- Born: 30 December 1840 Limone Piemonte, province of Cuneo, Piedmont
- Died: 5 June 1913 (aged 72) Turin, Italy
- Known for: Phrenology
- Scientific career
- Fields: Medicine; Criminology;

= Antonio Marro =

Italian psychologist (1840–1913)

Antonio Marro (1840-1913) was an Italian psychiatrist, known for his studies on criminology and puberty.

He was born to a family of limited means, but was able to graduate with a degree in medicine and surgery from the University of Turin. After working with the Navy, he moved back to Limone Piemonte.

There, in 1880, he published his Guida all’arte della vita (Guide to the Art of Life). After the death of his first wife, he moved in 1882 with his four children to Turin where he took a position working as a physician for the judiciary and incarceration system. He became an assistant to Cesare Lombroso.

He was prolific in his publications, often in collaboration with Lombroso, such as I germi della pazzia morale nei fanciulli (Origins of the moral mental illness among children, 1883) and Ambidestrismo nei pazzi e nei criminali (Ambidexterity in the deranged and criminal, 1883), Studi psicometrici sui mattoidi e pazzi morali (1885).

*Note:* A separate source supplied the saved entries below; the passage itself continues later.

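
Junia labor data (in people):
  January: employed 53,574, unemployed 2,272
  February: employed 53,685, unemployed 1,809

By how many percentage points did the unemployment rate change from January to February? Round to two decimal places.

January: labor force = 53,574 + 2,272 = 55,846; u = 2,272/55,846 = 4.07%.
February: labor force = 53,685 + 1,809 = 55,494; u = 1,809/55,494 = 3.26%.
Change = 3.26% − 4.07% = −0.81 pp.

The unemployment rate changed by −0.81 percentage points.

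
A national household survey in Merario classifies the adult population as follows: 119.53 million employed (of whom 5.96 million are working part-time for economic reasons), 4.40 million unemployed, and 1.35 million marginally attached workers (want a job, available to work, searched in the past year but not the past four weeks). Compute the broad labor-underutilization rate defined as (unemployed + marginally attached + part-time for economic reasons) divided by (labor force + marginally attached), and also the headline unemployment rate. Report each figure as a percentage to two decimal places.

Labor force = 119.53 + 4.40 = 123.93 million.
Numerator = 4.40 + 1.35 + 5.96 = 11.71 million.
Denominator = 123.93 + 1.35 = 125.28 million.
Broad rate = 11.71 / 125.28 = 9.35%.
Headline unemployment rate = 4.40 / 123.93 = 3.55%.

Broad underutilization rate ≈ 9.35%; headline unemployment rate ≈ 3.55%.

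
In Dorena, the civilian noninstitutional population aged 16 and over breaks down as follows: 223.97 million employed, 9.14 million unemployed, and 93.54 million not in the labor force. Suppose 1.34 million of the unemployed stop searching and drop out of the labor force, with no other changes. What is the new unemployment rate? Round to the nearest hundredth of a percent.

New unemployment rate ≈ 3.37%.

Initially, labor force = 223.97 + 9.14 = 233.11 million, so u = 9.14/233.11 = 3.92%.
After the change, unemployed and labor force both fall by 1.34 → E = 223.97, U = 7.80, labor force = 231.77 million.
New unemployment rate = 7.80 / 231.77 = 3.37%.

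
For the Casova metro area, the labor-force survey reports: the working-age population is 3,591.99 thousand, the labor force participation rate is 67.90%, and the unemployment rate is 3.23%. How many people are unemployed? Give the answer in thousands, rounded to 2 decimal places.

Labor force = 0.6790 × 3,591.99 = 2,438.96 thousand.
Unemployed = 0.0323 × 2,438.96 ≈ 78.78 thousand.

About 78.78 thousand are unemployed.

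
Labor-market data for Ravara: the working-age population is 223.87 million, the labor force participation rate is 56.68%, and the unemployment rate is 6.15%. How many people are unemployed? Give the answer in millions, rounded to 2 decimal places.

Labor force = 0.5668 × 223.87 = 126.89 million.
Unemployed = 0.0615 × 126.89 ≈ 7.80 million.

About 7.80 million are unemployed.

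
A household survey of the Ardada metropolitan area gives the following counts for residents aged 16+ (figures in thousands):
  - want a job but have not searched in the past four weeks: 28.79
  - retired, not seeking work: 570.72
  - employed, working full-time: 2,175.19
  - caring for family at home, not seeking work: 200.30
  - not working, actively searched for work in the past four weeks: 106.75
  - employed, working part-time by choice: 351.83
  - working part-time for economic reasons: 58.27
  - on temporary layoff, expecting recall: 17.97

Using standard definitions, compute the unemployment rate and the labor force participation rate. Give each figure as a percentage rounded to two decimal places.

Unemployment rate ≈ 4.60%; labor force participation rate ≈ 77.21%.

Employed = 2,175.19 + 351.83 + 58.27 = 2,585.29 thousand (anyone who worked, including part-time for economic reasons, counts as employed).
Unemployed = 106.75 + 17.97 = 124.72 thousand (jobless and actively searching, or on temporary layoff).
Labor force = 2,585.29 + 124.72 = 2,710.01 thousand.
Not in labor force = 28.79 + 570.72 + 200.30 = 799.81 thousand (those not working and not actively searching are outside the labor force — including those who want a job but have given up searching).
Civilian working-age population = 2,710.01 + 799.81 = 3,509.82 thousand.
Unemployment rate = 124.72 / 2,710.01 = 4.60%.
Labor force participation rate = 2,710.01 / 3,509.82 = 77.21%.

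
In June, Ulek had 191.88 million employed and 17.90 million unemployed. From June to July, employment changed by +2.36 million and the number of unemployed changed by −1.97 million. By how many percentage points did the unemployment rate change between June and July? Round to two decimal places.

June: labor force = 191.88 + 17.90 = 209.78; u = 17.90/209.78 = 8.53%.
July: labor force = 194.24 + 15.93 = 210.17; u = 15.93/210.17 = 7.58%.
Change = 7.58% − 8.53% = −0.95 pp.

The unemployment rate changed by −0.95 percentage points.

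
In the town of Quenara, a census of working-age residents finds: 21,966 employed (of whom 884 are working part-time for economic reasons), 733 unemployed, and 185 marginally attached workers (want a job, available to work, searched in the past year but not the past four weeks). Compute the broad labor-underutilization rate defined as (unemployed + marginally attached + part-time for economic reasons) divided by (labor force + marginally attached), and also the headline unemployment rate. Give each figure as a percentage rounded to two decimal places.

Labor force = 21,966 + 733 = 22,699.
Numerator = 733 + 185 + 884 = 1,802.
Denominator = 22,699 + 185 = 22,884.
Broad rate = 1,802 / 22,884 = 7.87%.
Headline unemployment rate = 733 / 22,699 = 3.23%.

Broad underutilization rate ≈ 7.87%; headline unemployment rate ≈ 3.23%.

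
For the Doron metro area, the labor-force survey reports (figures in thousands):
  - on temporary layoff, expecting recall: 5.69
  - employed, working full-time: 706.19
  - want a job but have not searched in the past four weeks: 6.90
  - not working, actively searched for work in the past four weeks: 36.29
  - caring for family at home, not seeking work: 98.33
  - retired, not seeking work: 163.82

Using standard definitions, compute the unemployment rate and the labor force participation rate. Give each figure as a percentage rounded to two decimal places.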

Some of his publications attempted to find influences that caused the mental degeneration of progeny, in hopes of finding eugenic solutions. For example, in his 1887 work on Sull’influenza dell’età dei genitori sui caratteri psicofisici dei figli (On the influence of parental age on the Psychophysical characteristics of the children), he claimed that children of older parents were more prone to have absence of affectionate sentiments, and more likely to be criminals, swindlers and murderers. It has been claimed that some of this data was supported by later investigations by other eugenics supporters such as RJ Ewart

In 1885, he became medical director or the insane asylum (manicomio) of Turin. In 1888, he founded the journal of the Annals of Phrenology and Allied Sciences (Annali di freniatria e scienze affini). His focus was on making diagnoses of patients using various measurements. He also studied the pubertal development and its relationship to madness. In 1900, he founded the Istituto medico pedagogico pei fanciulli deficienti in Turin. Some of his ideas, in which intellectual and moral development follow an ontologic pathway, paralleled the Positivist criminology's notions of mental illness as a form of atavism.

==Works==
- (1880). Guida all’arte della vita. Torino: Roux e Favale.
- (1882). L’igiene rurale. Milano: Sonzogno.
- (1885). I carcerati: studio psicologico dal vero. Torino: Roux e Favale.
- Ricerche analitiche sulle orine di persone lipemaniache (Research on urine of persons with melancholy). 1887, Turin: UTET.
- (1887). I caratteri dei delinquenti: studio antropologico-sociologico. Torino: F.lli Bocca.
- (1889). Lavoro mentale e ricambio materiale. Ricerche sperimentali. Torino: Spandre e Lazzari.
- (1891). Psicosi tossica prodotta da cosmetico a base di mercuriale: comunicazione alla R. Accademia di Medicina di Torino. Torino: Tipografia Spandre e Lazzari.
- (1892). Il processo Romboli: contribuzione allo studio della pazzia transitoria da avvelenamento alcoolico. Torino: Spandre e Lazzari.
- (1893). Della pazzia gemellare: Note ed osservazioni originali. Torino: Spandre e Lazzari.
- (1897). La pubertà studiata nell’uomo e nella donna in rapporto all’antropologia, alla psichiatria, alla pedagogia, ed alla sociologia. Torino: F.lli Bocca.
- (1897). Una visita ad alcuni stabilimenti di cura naturale in Svizzera e Germania. Torino: Tip. Camilla e Bertolero.
- (1900). La prima igiene sessuale. Torino: Fratelli Pozzo.
- (1905). La psichiatria nell’educazione pubblica: comunicazione al Congresso freniatrico in Genova nell’ottobre 1904. Torino: Rosenberg & Sellier.
- (1916). I fattori cerebrali dell’omicidio e la profilassi educativa: la disbiosi, terzo fattore, memoria postuma pubblicata da Giovanni Marro con cenni biografici sull’autore. Torino: Tip. Cooperativa.

==Bibliography==

- AA.VV. (1960). Istituto Antonio Marro per fanciulli anormali psichici (Moncalieri). Un venticinquennio e una inaugurazione. Torino: Tip. M. Baudano.
- Fumagalli, S. (1941). Un pioniere del lavoro manuale nella scuola: Antonio Marro. Torino: [s.n.].
- Marro, G. (1913). Antonio Marro. Torino: [s.n.].
- Vidari, G. (1924). Antonio Marro: psicologo e pedagogista. Milano: Società editrice Dante Alighieri.
- Riberi, M. (2001). Antonio Marro: un passato che è presente. Cuneo: ICAP.